Ora arriveranno i finanziamenti anche per i due parchi di Villa Imperiale e Villa Duchessa di Galliera e per l’Orto Botanico di Villa Pallavicini, oggi devastato, che, secondo contratto di concessione, il Comune dovrebbe consegnare in buone condizioni all’Ati che gestisce la villa nel novembre prossimo.

«Il Decreto aiuti – spiega Piciocchi – ha ottenuto l’integrazione delle risorse che era stata fortemente richiesta dal sindaco di Roma. Abbiamo combattuto moltissimo con il Mef. Io sono andato più volte a Roma per ottenere la modifica che porta a 500.000 abitanti il tetto minimo per l’ottenimento dei fondi, in maniera che ci potessimo rientrare. Per questo, ci sono state assegnate delle risorse in più e ciò ci ha permesso di ripescare i progetti che erano nella graduatoria di bandi Pnrr, ma non erano stati finanziati. Tra questi progetti io ho inserito i parchi per i quali avevamo proposto progetti da 2 milioni di euro cadauno. I miei uffici hanno lavorato molto. Ora c’è un cronoprogramma molto stretto perché dobbiamo spendere i finanziamenti entro il 2025. In totale abbiamo previsto 13 milioni in più per interventi strutturali che prevedono anche l’adeguamento antincendio delle scuole. Anche questa è una cosa molto molto importante.
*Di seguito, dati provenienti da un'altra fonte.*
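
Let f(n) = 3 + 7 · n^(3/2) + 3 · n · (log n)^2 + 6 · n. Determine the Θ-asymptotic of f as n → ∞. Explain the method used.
f(n) ∈ Θ(n^(3/2))

Compare the terms by growth order. For large n, n^a · (log n)^b dominates n^a' · (log n)^b' iff a > a', or (a = a' and b > b'). Ranking the 4 terms shows the dominant one is 7 · n^(3/2). Hence f(n) ∈ Θ(n^(3/2)).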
Grazie a queste risorse, quindi, abbiamo portato a termine una bella operazione. Devo dire che ho trovato tantissima disponibilità da parte del Governo e anche, l’ho detto pubblicamente, da parte anche della viceministro Laura Castelli che è stata veramente molto disponibile e si è adoperata perché l’emendamento che abbiamo proposto fosse tenuto in conto. Abbiamo anche ricevuto un grande supporto da parte dell’Anci nazionale».